Because of the several people I have known that have wanted to move out but not break up, most of them actually wanted to break up but were too scared of conflict to just actually break up. I call it the “slow leave”. You think it’ll hurt too much if you do it all at once, so you break up with someone slowly, over say, a year. (NEVER DO THIS) So my very first suggestion is to look down, deep within yourself, and be absolutely sure that you want to stay in this relationship. When you think about yourself living apart from your boyfriend, being alone, how do you feel? Relieved? Calm? Sad? Do you feel like you guys just need some distance to get perspective on how you can be a couple again, or do you feel like you just want him the hell out of your face?

Assuming that you have really really thought about it and still feel like you need some type of change in order to jumpstart the relationship, what have you tried at home? A lot of couples complain about the loss of magic that occurs when you move in with someone, how you see all their grooming habits and it’s a bit like watching a behind the scenes featurette on a movie that has a lot of impressive special effects. If this has hit your relationship especially hard, perhaps try to rediscover some of that mystery. Wear lingerie around the house, don’t take your makeup off and put on yoga gear as soon as you walk in the door. Do something other than watch TV together, even if it’s watching YouTube videos together. Make him wait for you outside for a minute if you’re going somewhere together, and then present yourself as if he just picked you up for a date. If this all sounds incredibly cheesy and women’s magazine-y, I apologize, but the main point is to do something different. Don’t complain that things aren’t changing if you aren’t changing anything yourself.

If you’ve just reached the end of your pile of ideas and moving out to save the relationship is the solution you have chosen, then do it.
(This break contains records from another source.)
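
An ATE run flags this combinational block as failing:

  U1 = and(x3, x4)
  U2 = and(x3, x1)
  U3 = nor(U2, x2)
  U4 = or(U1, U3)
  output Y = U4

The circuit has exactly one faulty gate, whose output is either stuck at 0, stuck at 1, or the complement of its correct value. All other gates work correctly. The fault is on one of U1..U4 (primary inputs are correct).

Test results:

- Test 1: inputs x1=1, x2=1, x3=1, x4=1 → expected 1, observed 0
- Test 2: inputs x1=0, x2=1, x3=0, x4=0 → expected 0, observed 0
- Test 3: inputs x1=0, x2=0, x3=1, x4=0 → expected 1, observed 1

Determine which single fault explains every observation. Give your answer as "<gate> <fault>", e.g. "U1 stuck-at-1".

U1 stuck-at-0

Fault-free values for test 1 (x1=1, x2=1, x3=1, x4=1): U1=1, U2=1, U3=0, U4=1, giving Y=1. Observed 0.
Test 1: faults giving observed 0 are {U1 stuck-at-0, U1 inverted output, U4 stuck-at-0, U4 inverted output}.
Test 2 (x1=0, x2=1, x3=0, x4=0): fault-free U1=0, U2=0, U3=0, U4=0 → 0; observed 0. Eliminates U1 inverted output, U4 inverted output.
Test 3 (x1=0, x2=0, x3=1, x4=0): fault-free U1=0, U2=0, U3=1, U4=1 → 1; observed 1. Eliminates U4 stuck-at-0.
Only U1 stuck-at-0 is consistent with every test.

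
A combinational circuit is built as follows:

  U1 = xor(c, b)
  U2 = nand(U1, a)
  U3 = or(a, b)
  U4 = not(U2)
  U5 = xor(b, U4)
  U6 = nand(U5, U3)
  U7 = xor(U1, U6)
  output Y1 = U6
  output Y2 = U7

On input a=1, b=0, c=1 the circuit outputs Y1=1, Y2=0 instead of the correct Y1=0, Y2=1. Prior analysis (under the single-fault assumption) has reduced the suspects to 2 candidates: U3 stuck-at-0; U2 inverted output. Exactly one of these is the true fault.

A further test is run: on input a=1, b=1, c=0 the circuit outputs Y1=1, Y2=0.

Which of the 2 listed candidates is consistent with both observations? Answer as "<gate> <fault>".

Evaluate each candidate on input a=1, b=1, c=0:
  U3 stuck-at-0: U1=1, U2=0, U3=0 [stuck-at-0], U4=1, U5=0, U6=1, U7=0 → Y1=1, Y2=0 — matches
  U2 inverted output: U1=1, U2=1 [inverted output], U3=1, U4=0, U5=1, U6=0, U7=1 → Y1=0, Y2=1 — eliminated
Only U3 stuck-at-0 reproduces the observed Y1=1, Y2=0.

U3 stuck-at-0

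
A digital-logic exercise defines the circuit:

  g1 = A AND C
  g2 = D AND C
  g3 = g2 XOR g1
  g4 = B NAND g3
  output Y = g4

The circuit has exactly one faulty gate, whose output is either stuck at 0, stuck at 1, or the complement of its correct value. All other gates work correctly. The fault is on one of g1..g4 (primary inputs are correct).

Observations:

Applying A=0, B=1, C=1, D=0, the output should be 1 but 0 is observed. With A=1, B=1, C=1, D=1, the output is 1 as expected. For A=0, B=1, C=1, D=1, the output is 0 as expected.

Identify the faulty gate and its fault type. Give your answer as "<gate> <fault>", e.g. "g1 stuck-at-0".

g2 stuck-at-1

Fault-free values for test 1 (A=0, B=1, C=1, D=0): g1=0, g2=0, g3=0, g4=1, giving Y=1. Observed 0.
Test 1: faults giving observed 0 are {g1 stuck-at-1, g1 inverted output, g2 stuck-at-1, g2 inverted output, g3 stuck-at-1, g3 inverted output, g4 stuck-at-0, g4 inverted output}.
Test 2 (A=1, B=1, C=1, D=1): fault-free g1=1, g2=1, g3=0, g4=1 → 1; observed 1. Eliminates g1 inverted output, g2 inverted output, g3 stuck-at-1, g3 inverted output, g4 stuck-at-0, g4 inverted output.
Test 3 (A=0, B=1, C=1, D=1): fault-free g1=0, g2=1, g3=1, g4=0 → 0; observed 0. Eliminates g1 stuck-at-1.
Only g2 stuck-at-1 is consistent with every test.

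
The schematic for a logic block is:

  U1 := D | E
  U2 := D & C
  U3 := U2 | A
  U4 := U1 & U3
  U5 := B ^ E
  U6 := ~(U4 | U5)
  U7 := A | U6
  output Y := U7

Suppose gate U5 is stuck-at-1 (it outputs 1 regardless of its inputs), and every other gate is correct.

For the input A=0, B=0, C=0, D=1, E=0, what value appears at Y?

Propagate with U5 forced: U1=1, U2=0, U3=0, U4=0, U5=1 [stuck-at-1], U6=0, U7=0.
So Y = 0. (Without the fault it would be 1.)

0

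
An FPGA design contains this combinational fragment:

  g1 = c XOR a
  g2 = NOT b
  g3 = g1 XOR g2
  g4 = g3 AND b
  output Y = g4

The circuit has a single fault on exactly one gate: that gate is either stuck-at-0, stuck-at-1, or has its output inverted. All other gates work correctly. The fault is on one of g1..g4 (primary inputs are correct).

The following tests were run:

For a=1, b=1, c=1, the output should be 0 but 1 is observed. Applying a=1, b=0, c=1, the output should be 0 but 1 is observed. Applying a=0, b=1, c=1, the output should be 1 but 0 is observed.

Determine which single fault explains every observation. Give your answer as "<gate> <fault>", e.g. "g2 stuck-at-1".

g4 inverted output

Fault-free values for test 1 (a=1, b=1, c=1): g1=0, g2=0, g3=0, g4=0, giving Y=0. Observed 1.
Test 1: faults giving observed 1 are {g1 stuck-at-1, g1 inverted output, g2 stuck-at-1, g2 inverted output, g3 stuck-at-1, g3 inverted output, g4 stuck-at-1, g4 inverted output}.
Test 2 (a=1, b=0, c=1): fault-free g1=0, g2=1, g3=1, g4=0 → 0; observed 1. Eliminates g1 stuck-at-1, g1 inverted output, g2 stuck-at-1, g2 inverted output, g3 stuck-at-1, g3 inverted output.
Test 3 (a=0, b=1, c=1): fault-free g1=1, g2=0, g3=1, g4=1 → 1; observed 0. Eliminates g4 stuck-at-1.
Only g4 inverted output is consistent with every test.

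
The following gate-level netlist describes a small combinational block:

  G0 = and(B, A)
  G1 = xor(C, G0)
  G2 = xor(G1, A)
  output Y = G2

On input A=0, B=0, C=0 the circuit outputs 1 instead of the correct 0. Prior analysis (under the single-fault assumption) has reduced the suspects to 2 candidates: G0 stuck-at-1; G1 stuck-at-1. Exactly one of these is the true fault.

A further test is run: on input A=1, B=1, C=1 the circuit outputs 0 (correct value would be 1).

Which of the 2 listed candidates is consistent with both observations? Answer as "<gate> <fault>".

G1 stuck-at-1

Evaluate each candidate on input A=1, B=1, C=1:
  G0 stuck-at-1: G0=1 [stuck-at-1], G1=0, G2=1 → 1 — eliminated
  G1 stuck-at-1: G0=1, G1=1 [stuck-at-1], G2=0 → 0 — matches
Only G1 stuck-at-1 reproduces the observed 0.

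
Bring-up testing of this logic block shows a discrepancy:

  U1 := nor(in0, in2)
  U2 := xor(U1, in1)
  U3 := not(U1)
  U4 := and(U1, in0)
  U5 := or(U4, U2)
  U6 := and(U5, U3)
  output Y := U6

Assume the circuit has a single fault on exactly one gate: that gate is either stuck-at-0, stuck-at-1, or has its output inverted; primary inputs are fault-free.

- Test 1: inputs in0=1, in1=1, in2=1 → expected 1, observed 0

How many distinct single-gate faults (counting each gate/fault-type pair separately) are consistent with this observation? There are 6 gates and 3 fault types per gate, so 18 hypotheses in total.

Fault-free: U1=0, U2=1, U3=1, U4=0, U5=1, U6=1 → 1. Observed 0.
  U1: stuck-at-1, inverted output ✓; others ✗
  U2: stuck-at-0, inverted output ✓; others ✗
  U3: stuck-at-0, inverted output ✓; others ✗
  U4: none of the 3 fault types match ✗
  U5: stuck-at-0, inverted output ✓; others ✗
  U6: stuck-at-0, inverted output ✓; others ✗
Consistent faults: {U1 stuck-at-1, U1 inverted output, U2 stuck-at-0, U2 inverted output, U3 stuck-at-0, U3 inverted output, U5 stuck-at-0, U5 inverted output, U6 stuck-at-0, U6 inverted output} — 10 in all.

10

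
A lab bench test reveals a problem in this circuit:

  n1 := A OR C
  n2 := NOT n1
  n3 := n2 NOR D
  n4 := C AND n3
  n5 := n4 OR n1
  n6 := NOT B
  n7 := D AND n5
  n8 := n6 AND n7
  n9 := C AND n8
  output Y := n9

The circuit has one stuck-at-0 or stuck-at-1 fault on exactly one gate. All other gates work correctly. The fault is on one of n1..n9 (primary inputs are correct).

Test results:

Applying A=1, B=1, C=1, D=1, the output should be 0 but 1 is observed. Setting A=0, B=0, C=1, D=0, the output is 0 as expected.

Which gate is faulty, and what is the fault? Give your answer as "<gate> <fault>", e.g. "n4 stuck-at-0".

Fault-free values for test 1 (A=1, B=1, C=1, D=1): n1=1, n2=0, n3=0, n4=0, n5=1, n6=0, n7=1, n8=0, n9=0, giving Y=0. Observed 1.
Test 1: faults giving observed 1 are {n6 stuck-at-1, n8 stuck-at-1, n9 stuck-at-1}.
Test 2 (A=0, B=0, C=1, D=0): fault-free n1=1, n2=0, n3=1, n4=1, n5=1, n6=1, n7=0, n8=0, n9=0 → 0; observed 0. Eliminates n8 stuck-at-1, n9 stuck-at-1.
Only n6 stuck-at-1 is consistent with every test.

n6 stuck-at-1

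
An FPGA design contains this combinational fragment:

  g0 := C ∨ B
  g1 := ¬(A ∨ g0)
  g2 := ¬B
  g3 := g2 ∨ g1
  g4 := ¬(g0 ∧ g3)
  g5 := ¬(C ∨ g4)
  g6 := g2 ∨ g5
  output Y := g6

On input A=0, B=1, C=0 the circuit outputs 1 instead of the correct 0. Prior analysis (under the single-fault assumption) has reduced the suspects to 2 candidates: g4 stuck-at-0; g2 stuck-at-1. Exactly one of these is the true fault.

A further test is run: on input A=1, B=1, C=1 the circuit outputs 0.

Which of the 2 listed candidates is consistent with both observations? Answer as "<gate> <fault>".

g4 stuck-at-0

Evaluate each candidate on input A=1, B=1, C=1:
  g4 stuck-at-0: g0=1, g1=0, g2=0, g3=0, g4=0 [stuck-at-0], g5=0, g6=0 → 0 — matches
  g2 stuck-at-1: g0=1, g1=0, g2=1 [stuck-at-1], g3=1, g4=0, g5=0, g6=1 → 1 — eliminated
Only g4 stuck-at-0 reproduces the observed 0.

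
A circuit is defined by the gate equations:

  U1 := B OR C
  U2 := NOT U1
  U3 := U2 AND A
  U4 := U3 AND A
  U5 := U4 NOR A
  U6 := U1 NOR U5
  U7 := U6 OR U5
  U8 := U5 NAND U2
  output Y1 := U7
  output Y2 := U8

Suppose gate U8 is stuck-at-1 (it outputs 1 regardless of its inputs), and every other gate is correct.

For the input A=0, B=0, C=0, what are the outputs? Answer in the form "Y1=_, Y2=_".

Propagate with U8 forced: U1=0, U2=1, U3=0, U4=0, U5=1, U6=0, U7=1, U8=1 [stuck-at-1].
So the outputs are Y1=1, Y2=1. (Without the fault they would be Y1=1, Y2=0.)

Y1=1, Y2=1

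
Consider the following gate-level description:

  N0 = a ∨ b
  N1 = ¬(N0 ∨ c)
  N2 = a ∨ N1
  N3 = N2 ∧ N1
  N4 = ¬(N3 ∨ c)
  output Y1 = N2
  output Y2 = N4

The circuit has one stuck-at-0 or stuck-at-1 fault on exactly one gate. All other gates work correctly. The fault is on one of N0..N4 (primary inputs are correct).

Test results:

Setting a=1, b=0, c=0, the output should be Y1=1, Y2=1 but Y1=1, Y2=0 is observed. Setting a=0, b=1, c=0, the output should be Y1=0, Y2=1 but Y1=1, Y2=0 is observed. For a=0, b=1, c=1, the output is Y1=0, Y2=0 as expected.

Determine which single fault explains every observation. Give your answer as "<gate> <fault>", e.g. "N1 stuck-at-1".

Fault-free values for test 1 (a=1, b=0, c=0): N0=1, N1=0, N2=1, N3=0, N4=1, giving Y1=1, Y2=1. Observed Y1=1, Y2=0.
Test 1: faults giving observed Y1=1, Y2=0 are {N0 stuck-at-0, N1 stuck-at-1, N3 stuck-at-1, N4 stuck-at-0}.
Test 2 (a=0, b=1, c=0): fault-free N0=1, N1=0, N2=0, N3=0, N4=1 → Y1=0, Y2=1; observed Y1=1, Y2=0. Eliminates N3 stuck-at-1, N4 stuck-at-0.
Test 3 (a=0, b=1, c=1): fault-free N0=1, N1=0, N2=0, N3=0, N4=0 → Y1=0, Y2=0; observed Y1=0, Y2=0. Eliminates N1 stuck-at-1.
Only N0 stuck-at-0 is consistent with every test.

N0 stuck-at-0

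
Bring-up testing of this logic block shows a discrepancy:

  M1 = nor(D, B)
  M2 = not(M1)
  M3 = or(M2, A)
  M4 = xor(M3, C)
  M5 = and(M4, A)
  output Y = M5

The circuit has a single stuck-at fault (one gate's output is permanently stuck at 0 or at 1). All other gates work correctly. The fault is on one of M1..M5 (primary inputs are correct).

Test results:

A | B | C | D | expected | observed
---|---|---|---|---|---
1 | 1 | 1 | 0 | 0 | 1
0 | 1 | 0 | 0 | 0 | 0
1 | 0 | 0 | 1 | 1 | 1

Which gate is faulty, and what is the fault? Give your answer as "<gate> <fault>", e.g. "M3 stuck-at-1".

M4 stuck-at-1

Fault-free values for test 1 (A=1, B=1, C=1, D=0): M1=0, M2=1, M3=1, M4=0, M5=0, giving Y=0. Observed 1.
Test 1: faults giving observed 1 are {M3 stuck-at-0, M4 stuck-at-1, M5 stuck-at-1}.
Test 2 (A=0, B=1, C=0, D=0): fault-free M1=0, M2=1, M3=1, M4=1, M5=0 → 0; observed 0. Eliminates M5 stuck-at-1.
Test 3 (A=1, B=0, C=0, D=1): fault-free M1=0, M2=1, M3=1, M4=1, M5=1 → 1; observed 1. Eliminates M3 stuck-at-0.
Only M4 stuck-at-1 is consistent with every test.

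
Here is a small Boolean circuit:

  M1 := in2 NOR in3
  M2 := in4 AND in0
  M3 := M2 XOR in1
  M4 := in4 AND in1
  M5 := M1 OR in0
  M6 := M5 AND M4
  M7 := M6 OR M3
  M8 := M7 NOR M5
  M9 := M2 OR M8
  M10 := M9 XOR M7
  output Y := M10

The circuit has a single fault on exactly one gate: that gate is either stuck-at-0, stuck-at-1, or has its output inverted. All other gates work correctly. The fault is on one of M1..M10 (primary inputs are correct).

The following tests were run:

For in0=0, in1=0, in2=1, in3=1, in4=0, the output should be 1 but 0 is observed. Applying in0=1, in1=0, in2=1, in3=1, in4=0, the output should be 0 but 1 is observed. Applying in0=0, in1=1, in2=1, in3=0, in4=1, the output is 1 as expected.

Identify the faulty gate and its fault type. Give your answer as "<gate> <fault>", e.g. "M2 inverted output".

M5 inverted output

Fault-free values for test 1 (in0=0, in1=0, in2=1, in3=1, in4=0): M1=0, M2=0, M3=0, M4=0, M5=0, M6=0, M7=0, M8=1, M9=1, M10=1, giving Y=1. Observed 0.
Test 1: faults giving observed 0 are {M1 stuck-at-1, M1 inverted output, M2 stuck-at-1, M2 inverted output, M5 stuck-at-1, M5 inverted output, M8 stuck-at-0, M8 inverted output, M9 stuck-at-0, M9 inverted output, M10 stuck-at-0, M10 inverted output}.
Test 2 (in0=1, in1=0, in2=1, in3=1, in4=0): fault-free M1=0, M2=0, M3=0, M4=0, M5=1, M6=0, M7=0, M8=0, M9=0, M10=0 → 0; observed 1. Eliminates M1 stuck-at-1, M1 inverted output, M2 stuck-at-1, M2 inverted output, M5 stuck-at-1, M8 stuck-at-0, M9 stuck-at-0, M10 stuck-at-0.
Test 3 (in0=0, in1=1, in2=1, in3=0, in4=1): fault-free M1=0, M2=0, M3=1, M4=1, M5=0, M6=0, M7=1, M8=0, M9=0, M10=1 → 1; observed 1. Eliminates M8 inverted output, M9 inverted output, M10 inverted output.
Only M5 inverted output is consistent with every test.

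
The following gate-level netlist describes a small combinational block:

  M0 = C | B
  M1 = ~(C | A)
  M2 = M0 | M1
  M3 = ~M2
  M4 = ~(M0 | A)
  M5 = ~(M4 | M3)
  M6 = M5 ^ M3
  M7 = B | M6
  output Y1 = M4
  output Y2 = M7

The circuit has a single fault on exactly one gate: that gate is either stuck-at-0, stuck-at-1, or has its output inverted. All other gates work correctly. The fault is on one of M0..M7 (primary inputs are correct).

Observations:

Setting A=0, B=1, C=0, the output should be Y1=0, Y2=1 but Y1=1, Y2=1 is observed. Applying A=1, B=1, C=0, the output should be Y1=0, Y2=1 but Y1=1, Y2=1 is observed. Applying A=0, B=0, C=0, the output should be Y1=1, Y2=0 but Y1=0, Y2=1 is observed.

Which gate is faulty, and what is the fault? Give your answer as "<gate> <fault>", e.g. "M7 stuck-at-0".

M4 inverted output

Fault-free values for test 1 (A=0, B=1, C=0): M0=1, M1=1, M2=1, M3=0, M4=0, M5=1, M6=1, M7=1, giving Y1=0, Y2=1. Observed Y1=1, Y2=1.
Test 1: faults giving observed Y1=1, Y2=1 are {M0 stuck-at-0, M0 inverted output, M4 stuck-at-1, M4 inverted output}.
Test 2 (A=1, B=1, C=0): fault-free M0=1, M1=0, M2=1, M3=0, M4=0, M5=1, M6=1, M7=1 → Y1=0, Y2=1; observed Y1=1, Y2=1. Eliminates M0 stuck-at-0, M0 inverted output.
Test 3 (A=0, B=0, C=0): fault-free M0=0, M1=1, M2=1, M3=0, M4=1, M5=0, M6=0, M7=0 → Y1=1, Y2=0; observed Y1=0, Y2=1. Eliminates M4 stuck-at-1.
Only M4 inverted output is consistent with every test.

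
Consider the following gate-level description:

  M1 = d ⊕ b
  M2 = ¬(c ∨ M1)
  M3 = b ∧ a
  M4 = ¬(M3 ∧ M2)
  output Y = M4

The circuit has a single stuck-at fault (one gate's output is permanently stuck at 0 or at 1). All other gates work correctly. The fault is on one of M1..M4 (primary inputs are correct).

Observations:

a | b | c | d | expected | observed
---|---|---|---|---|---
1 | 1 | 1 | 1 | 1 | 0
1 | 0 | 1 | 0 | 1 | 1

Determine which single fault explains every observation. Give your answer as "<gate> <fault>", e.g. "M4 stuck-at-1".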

Discuss discuss discuss what the rules will be. Acknowledge that this is somewhat of a different step in your relationship, but the point is that you strengthen yourselves now so that you can remain strong when and if you move back in together. Set up rules about shared belongings, times that you’ll see each other, regular dates, and communication, and then be aware that things will be very weird and painful for a bit. Make a list of things you want to improve, and make it specific. No “you don’t seem excited to see me”. “I feel ignored when you don’t acknowledge me with a kiss when I get home from work” is much more specific and tells him what you want. While you’re apart, don’t just shy away and ignore the issues that were so prevalent in your relationship when you lived together. Tackle them, but slowly, and with a bit of distance. Set a date to re-evaluate, basically a State of the Union address, and when that date comes, talk about what you see improving and what you think still needs work.

And be ready to be honest with him, and yourself. Good luck.